Rave closure bid 'not practical'

Hampshire Chronicle: Police said it was 'not practical' to attempt to close down an illegal rave in Sussex Police said it was 'not practical' to attempt to close down an illegal rave in Sussex

Darkness, rain and a lack of officers stopped police from closing down an illegal rave which attracted up to 2,000 people to a beauty spot.

Officers were called to Devils Dyke, five miles north of Brighton, at 1am on Sunday but did not stop the party because poor weather conditions, the volume of people and the number of officers available meant "it was not appropriate or practical to attempt to close the gathering safely", according to Sussex Police.

More than 24 hours after complaints were made about the noise and the "serious distress" the rave was causing people living in the nearby village of Poynings and the hamlet of Saddlescombe, the party came to an end during the early hours of this morning, police said.

At its height, 400 vehicles, seven sound systems and an estimated 2,000 people were present, but rather than stop the rave on the land, which forms part of Sussex's South Downs, police set up road blocks to prevent further people from turning up.

Linda Freedman, chairwoman of Brighton and Hove Conservatives, told the Argus newspaper she walked up to the rave and saw people "out of their heads".

When she asked a nearby officer what the police were planning to do about the situation, she was told: "We only have four officers, so there's nothing we can do".

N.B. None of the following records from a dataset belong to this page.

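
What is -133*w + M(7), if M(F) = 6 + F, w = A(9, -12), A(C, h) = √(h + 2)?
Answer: 13 - 133*I*√10 ≈ 13.0 - 420.58*I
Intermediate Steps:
A(C, h) = √(2 + h)
w = I*√10 (w = √(2 - 12) = √(-10) = I*√10 ≈ 3.1623*I)
-133*w + M(7) = -133*I*√10 + (6 + 7) = -133*I*√10 + 13 = 13 - 133*I*√10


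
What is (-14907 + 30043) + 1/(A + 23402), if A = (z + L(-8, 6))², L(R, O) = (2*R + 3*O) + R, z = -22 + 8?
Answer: 360267073/23802 ≈ 15136.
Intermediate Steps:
z = -14
L(R, O) = 3*O + 3*R
A = 400 (A = (-14 + (3*6 + 3*(-8)))² = (-14 + (18 - 24))² = (-14 - 6)² = (-20)² = 400)
(-14907 + 30043) + 1/(A + 23402) = (-14907 + 30043) + 1/(400 + 23402) = 15136 + 1/23802 = 360267073/23802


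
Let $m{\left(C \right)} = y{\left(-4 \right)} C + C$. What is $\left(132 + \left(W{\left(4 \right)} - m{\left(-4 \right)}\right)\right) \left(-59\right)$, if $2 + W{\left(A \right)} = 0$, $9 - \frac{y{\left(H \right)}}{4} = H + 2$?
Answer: $-18290$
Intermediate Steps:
$y{\left(H \right)} = 28 - 4 H$ ($y{\left(H \right)} = 36 - 4 \left(H + 2\right) = 36 - 4 \left(2 + H\right) = 36 - \left(8 + 4 H\right) = 28 - 4 H$)
$W{\left(A \right)} = -2$ ($W{\left(A \right)} = -2 + 0 = -2$)
$m{\left(C \right)} = 45 C$ ($m{\left(C \right)} = \left(28 - -16\right) C + C = \left(28 + 16\right) C + C = 44 C + C = 45 C$)
$\left(132 + \left(W{\left(4 \right)} - m{\left(-4 \right)}\right)\right) \left(-59\right) = \left(132 - \left(2 + 45 \left(-4\right)\right)\right) \left(-59\right) = \left(132 - -178\right) \left(-59\right) = \left(132 + \left(-2 + 180\right)\right) \left(-59\right) = \left(132 + 178\right) \left(-59\right) = 310 \left(-59\right) = -18290$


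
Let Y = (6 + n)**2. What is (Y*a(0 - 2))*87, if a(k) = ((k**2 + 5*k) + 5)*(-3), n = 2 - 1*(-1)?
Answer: 21141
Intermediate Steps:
n = 3 (n = 2 + 1 = 3)
a(k) = -15 - 15*k - 3*k**2 (a(k) = (5 + k**2 + 5*k)*(-3) = -15 - 15*k - 3*k**2)
Y = 81 (Y = (6 + 3)**2 = 9**2 = 81)
(Y*a(0 - 2))*87 = (81*(-15 - 15*(0 - 2) - 3*(0 - 2)**2))*87 = (81*(-15 - 15*(-2) - 3*(-2)**2))*87 = (81*(-15 + 30 - 3*4))*87 = (81*(-15 + 30 - 12))*87 = (81*3)*87 = 243*87 = 21141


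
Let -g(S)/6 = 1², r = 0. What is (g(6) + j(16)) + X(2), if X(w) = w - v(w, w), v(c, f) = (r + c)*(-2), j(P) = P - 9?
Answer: 7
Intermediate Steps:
j(P) = -9 + P
v(c, f) = -2*c (v(c, f) = (0 + c)*(-2) = c*(-2) = -2*c)
g(S) = -6 (g(S) = -6*1² = -6*1 = -6)
X(w) = 3*w (X(w) = w - (-2)*w = w + 2*w = 3*w)
(g(6) + j(16)) + X(2) = (-6 + (-9 + 16)) + 3*2 = (-6 + 7) + 6 = 1 + 6 = 7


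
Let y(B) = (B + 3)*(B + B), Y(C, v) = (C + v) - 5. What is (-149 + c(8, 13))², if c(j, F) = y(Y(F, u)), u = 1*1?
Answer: 4489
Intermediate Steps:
u = 1
Y(C, v) = -5 + C + v
y(B) = 2*B*(3 + B) (y(B) = (3 + B)*(2*B) = 2*B*(3 + B))
c(j, F) = 2*(-1 + F)*(-4 + F) (c(j, F) = 2*(-5 + F + 1)*(3 + (-5 + F + 1)) = 2*(-4 + F)*(3 + (-4 + F)) = 2*(-4 + F)*(-1 + F) = 2*(-1 + F)*(-4 + F))
(-149 + c(8, 13))² = (-149 + 2*(-1 + 13)*(-4 + 13))² = (-149 + 2*12*9)² = (-149 + 216)² = 67² = 4489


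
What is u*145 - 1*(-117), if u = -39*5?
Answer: -28158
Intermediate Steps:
u = -195
u*145 - 1*(-117) = -195*145 - 1*(-117) = -28275 + 117 = -28158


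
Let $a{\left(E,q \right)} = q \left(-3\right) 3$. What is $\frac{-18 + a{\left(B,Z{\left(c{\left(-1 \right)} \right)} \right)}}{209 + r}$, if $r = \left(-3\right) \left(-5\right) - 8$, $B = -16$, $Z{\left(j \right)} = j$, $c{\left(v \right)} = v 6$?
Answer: $\frac{1}{6} \approx 0.16667$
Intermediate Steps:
$c{\left(v \right)} = 6 v$
$r = 7$ ($r = 15 - 8 = 7$)
$a{\left(E,q \right)} = - 9 q$ ($a{\left(E,q \right)} = - 3 q 3 = - 9 q$)
$\frac{-18 + a{\left(B,Z{\left(c{\left(-1 \right)} \right)} \right)}}{209 + r} = \frac{-18 - 9 \cdot 6 \left(-1\right)}{209 + 7} = \frac{-18 - -54}{216} = \left(-18 + 54\right) \frac{1}{216} = 36 \cdot \frac{1}{216} = \frac{1}{6}$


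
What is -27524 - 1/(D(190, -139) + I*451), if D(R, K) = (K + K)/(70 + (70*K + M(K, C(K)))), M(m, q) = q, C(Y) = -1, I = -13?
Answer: -1559018939799/56642165 ≈ -27524.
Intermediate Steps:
D(R, K) = 2*K/(69 + 70*K) (D(R, K) = (K + K)/(70 + (70*K - 1)) = (2*K)/(70 + (-1 + 70*K)) = (2*K)/(69 + 70*K) = 2*K/(69 + 70*K))
-27524 - 1/(D(190, -139) + I*451) = -27524 - 1/(2*(-139)/(69 + 70*(-139)) - 13*451) = -27524 - 1/(2*(-139)/(69 - 9730) - 5863) = -27524 - 1/(2*(-139)/(-9661) - 5863) = -27524 - 1/(2*(-139)*(-1/9661) - 5863) = -27524 - 1/(278/9661 - 5863) = -27524 - 1/(-56642165/9661) = -27524 - 1*(-9661/56642165) = -27524 + 9661/56642165 = -1559018939799/56642165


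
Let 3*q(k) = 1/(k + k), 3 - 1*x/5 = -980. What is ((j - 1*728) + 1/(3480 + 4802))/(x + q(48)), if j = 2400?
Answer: 1994040720/5861672461 ≈ 0.34018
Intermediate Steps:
x = 4915 (x = 15 - 5*(-980) = 15 + 4900 = 4915)
q(k) = 1/(6*k) (q(k) = 1/(3*(k + k)) = 1/(3*((2*k))) = (1/(2*k))/3 = 1/(6*k))
((j - 1*728) + 1/(3480 + 4802))/(x + q(48)) = ((2400 - 1*728) + 1/(3480 + 4802))/(4915 + (⅙)/48) = ((2400 - 728) + 1/8282)/(4915 + (⅙)*(1/48)) = (1672 + 1/8282)/(4915 + 1/288) = 13847505/(8282*(1415521/288)) = (13847505/8282)*(288/1415521) = 1994040720/5861672461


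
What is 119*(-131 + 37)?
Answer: -11186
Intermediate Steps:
119*(-131 + 37) = 119*(-94) = -11186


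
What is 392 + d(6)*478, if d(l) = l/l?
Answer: 870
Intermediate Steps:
d(l) = 1
392 + d(6)*478 = 392 + 1*478 = 392 + 478 = 870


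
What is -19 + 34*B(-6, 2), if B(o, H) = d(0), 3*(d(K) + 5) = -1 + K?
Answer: -601/3 ≈ -200.33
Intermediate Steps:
d(K) = -16/3 + K/3 (d(K) = -5 + (-1 + K)/3 = -5 + (-⅓ + K/3) = -16/3 + K/3)
B(o, H) = -16/3 (B(o, H) = -16/3 + (⅓)*0 = -16/3 + 0 = -16/3)
-19 + 34*B(-6, 2) = -19 + 34*(-16/3) = -19 - 544/3 = -601/3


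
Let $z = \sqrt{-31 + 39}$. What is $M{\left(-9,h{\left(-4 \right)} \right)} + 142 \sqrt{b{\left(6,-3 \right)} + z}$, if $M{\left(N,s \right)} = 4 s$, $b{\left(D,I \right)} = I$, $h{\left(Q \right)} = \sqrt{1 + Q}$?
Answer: $142 \sqrt{-3 + 2 \sqrt{2}} + 4 i \sqrt{3} \approx 65.747 i$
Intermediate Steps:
$z = 2 \sqrt{2}$ ($z = \sqrt{8} = 2 \sqrt{2} \approx 2.8284$)
$M{\left(-9,h{\left(-4 \right)} \right)} + 142 \sqrt{b{\left(6,-3 \right)} + z} = 4 \sqrt{1 - 4} + 142 \sqrt{-3 + 2 \sqrt{2}} = 4 \sqrt{-3} + 142 \sqrt{-3 + 2 \sqrt{2}} = 4 i \sqrt{3} + 142 \sqrt{-3 + 2 \sqrt{2}} = 142 \sqrt{-3 + 2 \sqrt{2}} + 4 i \sqrt{3}$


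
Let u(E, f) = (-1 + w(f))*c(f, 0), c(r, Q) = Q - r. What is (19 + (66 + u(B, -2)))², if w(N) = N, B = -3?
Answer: 6241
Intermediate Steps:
u(E, f) = -f*(-1 + f) (u(E, f) = (-1 + f)*(0 - f) = (-1 + f)*(-f) = -f*(-1 + f))
(19 + (66 + u(B, -2)))² = (19 + (66 - 2*(1 - 1*(-2))))² = (19 + (66 - 2*(1 + 2)))² = (19 + (66 - 2*3))² = (19 + (66 - 6))² = (19 + 60)² = 79² = 6241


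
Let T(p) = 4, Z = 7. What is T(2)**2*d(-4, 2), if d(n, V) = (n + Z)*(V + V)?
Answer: 192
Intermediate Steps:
d(n, V) = 2*V*(7 + n) (d(n, V) = (n + 7)*(V + V) = (7 + n)*(2*V) = 2*V*(7 + n))
T(2)**2*d(-4, 2) = 4**2*(2*2*(7 - 4)) = 16*(2*2*3) = 16*12 = 192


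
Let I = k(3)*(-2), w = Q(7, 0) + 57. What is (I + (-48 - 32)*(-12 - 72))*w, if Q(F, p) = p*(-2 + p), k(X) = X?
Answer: 382698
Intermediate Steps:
w = 57 (w = 0*(-2 + 0) + 57 = 0*(-2) + 57 = 0 + 57 = 57)
I = -6 (I = 3*(-2) = -6)
(I + (-48 - 32)*(-12 - 72))*w = (-6 + (-48 - 32)*(-12 - 72))*57 = (-6 - 80*(-84))*57 = (-6 + 6720)*57 = 6714*57 = 382698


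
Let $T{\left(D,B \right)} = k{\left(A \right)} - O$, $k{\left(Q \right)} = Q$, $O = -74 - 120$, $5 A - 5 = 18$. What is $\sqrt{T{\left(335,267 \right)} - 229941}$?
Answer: $\frac{2 i \sqrt{1435890}}{5} \approx 479.31 i$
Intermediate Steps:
$A = \frac{23}{5}$ ($A = 1 + \frac{1}{5} \cdot 18 = 1 + \frac{18}{5} = \frac{23}{5} \approx 4.6$)
$O = -194$ ($O = -74 - 120 = -194$)
$T{\left(D,B \right)} = \frac{993}{5}$ ($T{\left(D,B \right)} = \frac{23}{5} - -194 = \frac{23}{5} + 194 = \frac{993}{5}$)
$\sqrt{T{\left(335,267 \right)} - 229941} = \sqrt{\frac{993}{5} - 229941} = \sqrt{- \frac{1148712}{5}} = \frac{2 i \sqrt{1435890}}{5}$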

A Sussex Police spokesman said there had been a noticeable decrease in party-goers from midnight and by 7am just one car, which had broken down, remained at the scene.

He said seven arrests were made: five for drugs offences, one for driving while unfit through drugs and one for failing to comply with a direction to leave the area, but that there were no reports of disorder or injury.

Breath tests were also carried out on drivers leaving the beauty spot but no-one was arrested.

He said: "About 90% of the rubbish had been collected into bags and left at the site by those leaving, assisting collection by the landowner.

"During Sunday, police had set up road blocks to help prevent further people arriving and we believe this, together with social media messaging drawing attention to the road blocks, had an impact on numbers and on the event winding down earlier than might otherwise have been the case."

He said officers had reassured residents action was being taken to minimise the impact on them and that police were looking into the organisation of the rave to see if any offences had been committed.

He continued: "Officers were on the site during the day and the gathering was good-humoured but very noisy.

"Although there are powers available to the police to close down illegal gatherings such as this, before exercising these powers an assessment has to be undertaken to determine whether or not such a gathering can be closed down safely and effectively.

"The assessment was that it would not be possible or safe to close the event down, given the number of police officers available, but a police presence at the location was maintained and active measures were taken to seek to prevent it escalating further."

Chief Superintendent Wayne Jones said: "These raves can cause a huge amount of disruption to local residents and damage to the land.

"Where we can, we will attend a report at the earliest opportunity to try to bring it to a safe conclusion.

"When a large number of people are already at the site it is not always possible for us to shut down the rave safely with the police resources available at that time.

"However we will always take action to contain the event, to reassure local residents, and work with partners, such as the National Trust in this case, to minimise the impact."